“あえての”コースオフ。勝田貴元がチリ大会のスキップから身に着けた冷静さ/WRC第12戦
しかし、最終日3本目のSS17、オジエがクラッシュを喫したことで勝田を取り巻く状況は一変。土曜日を暫定首位で終えていたオジエが確保していた18ポイントが消滅してしまい、勝田は日曜日の最大獲得ポイントをチームに持ち帰るミッションが課せられた。
「最終日に向けては、チームから『プッシュしていいよ』という話がありながらも、上位勢の動きを見ながら攻めていました」
「ただ、セブ(セバスチャン・オジエ)がクラッシュしてしまったことでチームが危機的状況になってしまったので、フルアタックでポイントをできる限り稼ぐ作戦に切り替えなければなりませんでした」
それでも、ギヤを上げる要請にたくましく応えた勝田は、同じく3台目出走として最速を狙ってきたヒョンデのアンドレアス・ミケルセンを破るステージウインを飾り、日曜の最大ポイントをチームに持ち帰った。
「最後は、良いクルマのパフォーマンスを発揮して走ることができて、スーパーサンデーとパワーステージでともにトップタイムで終われました。
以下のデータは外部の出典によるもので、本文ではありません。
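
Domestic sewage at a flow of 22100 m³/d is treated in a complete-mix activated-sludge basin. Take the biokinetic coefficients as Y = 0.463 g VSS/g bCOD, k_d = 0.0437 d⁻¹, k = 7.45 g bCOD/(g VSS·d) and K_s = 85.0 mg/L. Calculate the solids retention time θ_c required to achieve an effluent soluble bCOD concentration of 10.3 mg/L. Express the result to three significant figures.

θ_c ≈ 3.04 d

Specific growth rate at S = 10.3 mg/L: μ = YkS/(K_s+S) = 0.463·7.45·10.3/(85.0+10.3) = 0.3728 d⁻¹.
1/θ_c = 0.3728 − 0.0437 = 0.3291 d⁻¹, so θ_c = 3.039 d.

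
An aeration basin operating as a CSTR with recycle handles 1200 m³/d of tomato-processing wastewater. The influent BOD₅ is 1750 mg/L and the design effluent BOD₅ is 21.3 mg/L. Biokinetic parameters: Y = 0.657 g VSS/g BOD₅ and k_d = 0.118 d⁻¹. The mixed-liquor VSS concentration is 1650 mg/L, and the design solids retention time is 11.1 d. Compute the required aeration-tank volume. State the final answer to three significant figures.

V ≈ 3970 m³

From the SRT design equation V = Y Q (S₀−S) θ_c / [X (1 + k_d θ_c)] = 0.657 × 1200 × (1750 − 21.3) × 11.1 / [1650 × (1 + 0.118 × 11.1)] = 1.51×10^7 / 3811 = 3969 m³.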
自分のフィーリングとしても、すごく気持ちよく走れましたね」
「まさかの展開にはなってしまいましたが、チームの一員として最低限の仕事ができたと思います。そして、ラリージャパンに向けての準備ができた良いラリーだったかなとも思えています」
チームのヤリ-マティ・ラトバラ代表も、「必要な時には慎重に走って自信をつけ、日曜日はごく自然にパフォーマンスを発揮してくれた」と、安定した今回の走りを評価している。
そして残るラリーは、ホームラウンドとなるラリージャパン。多くのファンからも声援が集まるこの大一番に向けて、力強く意気込んだ。
「マニュファクチャラータイトルを争っているなかで、かなり不利ではあるにしろもう僕たちは勝つしかない状況です。トヨタ対ヒョンデが、どういった戦いをしていくのかをすごく注目してほしいですね」
「そして僕個人の目標としては、日本人が日本のホームラリーで優勝すること。それが多くのファンもチームも含めて、みんなが願っている大きな目標でもあるので、自分のポテンシャルを発揮した上で、最後に結果を持ち帰れるように頑張ります」
昨年のラリージャパンでは、フルデイ初日でのタイムロス後に怒涛の追い上げを見せ、総合5位入賞を果たした勝田。今季は、ホームラリーでのベストリザルトを更新する走りで、マニュファクチャラー選手権争いの支えとなる活躍を見せることができるだろうか。